Che cosa faranno dal 21 settembre in poi, se vincerà il Si, i fautori del No che intendono continuare a difendere la Costituzione del ‘48 e il nostro Parlamento dal populismo montante e dai progetti di riforma del nostro sistema politico in senso presidenziale? Continueranno a dire che la nostra Costituzione non è più quella di oggi e il Parlamento con un minor numero di parlamentari è meno legittimo dell’attuale? Nei confronti del quale, oltre tutto, essi stessi sollecitano un voto di totale sfiducia, che non ha precedenti nella storia per la sua radicalità, dato che investe una riforma che come ha ricordato Valerio Onida è stata approvata alla Camera, nella sua ultima votazione, con il 97,5% dei votanti (553 voti su 567). E’ questa la mia preoccupazione maggiore: l’ulteriore delegittimazione del Parlamento, già oggi così pesantemente screditato dalla campagna in atto perfino nella sua forma attuale. Una preoccupazione che è tanto maggiore, ovviamente, quanto più stimabili e credibili sono gran parte dei sostenitori del No.
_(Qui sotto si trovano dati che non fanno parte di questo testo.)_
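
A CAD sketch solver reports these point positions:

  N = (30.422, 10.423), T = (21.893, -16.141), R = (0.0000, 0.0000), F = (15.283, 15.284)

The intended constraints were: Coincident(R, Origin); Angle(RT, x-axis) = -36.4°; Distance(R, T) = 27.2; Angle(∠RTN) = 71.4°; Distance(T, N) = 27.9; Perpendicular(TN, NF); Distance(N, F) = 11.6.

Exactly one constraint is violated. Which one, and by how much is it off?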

C’è infatti un ruolo performativo svolto inevitabilmente dalla cultura giuridica, tanto più se stimabile e credibile, nella produzione delle nostre immagini delle istituzioni democratiche e del senso politico associato alle vicende istituzionali.
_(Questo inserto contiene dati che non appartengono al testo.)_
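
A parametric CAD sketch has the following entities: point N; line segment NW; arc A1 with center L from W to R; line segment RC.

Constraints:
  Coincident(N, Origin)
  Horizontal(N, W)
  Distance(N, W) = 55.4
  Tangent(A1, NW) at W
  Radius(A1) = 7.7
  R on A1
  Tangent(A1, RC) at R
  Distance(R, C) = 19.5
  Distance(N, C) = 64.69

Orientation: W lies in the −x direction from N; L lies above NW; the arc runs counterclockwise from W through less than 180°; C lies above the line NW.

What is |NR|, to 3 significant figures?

50.0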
Per questo la mia speranza è che al referendum vada a votare il minor numero possibile di elettori. E’ questo il senso politico del mio non voto. Una bassa affluenza sarebbe il segno da un lato della sconfitta dei populisti e del loro anti-parlamentarismo; dall’altro della scarsa rilevanza politica associata al numero dei parlamentari rispetto alla questione realmente di fondo. Che è quella della restaurazione della centralità al Parlamento: in primo luogo attraverso l’approvazione di una legge elettorale perfettamente proporzionale, che corregga anche le attuali proposte proporzionali dirette a escludere le minoranze con alte soglie di sbarramento; in secondo luogo mediante un’adeguata riforma dei regolamenti delle Camere che restituisca il potere di emendamento ai singoli parlamentari, abolisca i ristretti tempi dei loro interventi, ponga fine alla possibilità dei governi di bloccare la discussione con maxiemendamenti sostitutivi e sopprima i tanti altri marchingegni – canguri, ghigliottine e simili – introdotti dall’inventiva anti-parlamentare di questi anni. Sarà questo l’obiettivo che dovrà impegnare unitariamente l’insieme, oggi diviso, delle forze accomunate dalla difesa della nostra democrazia parlamentare.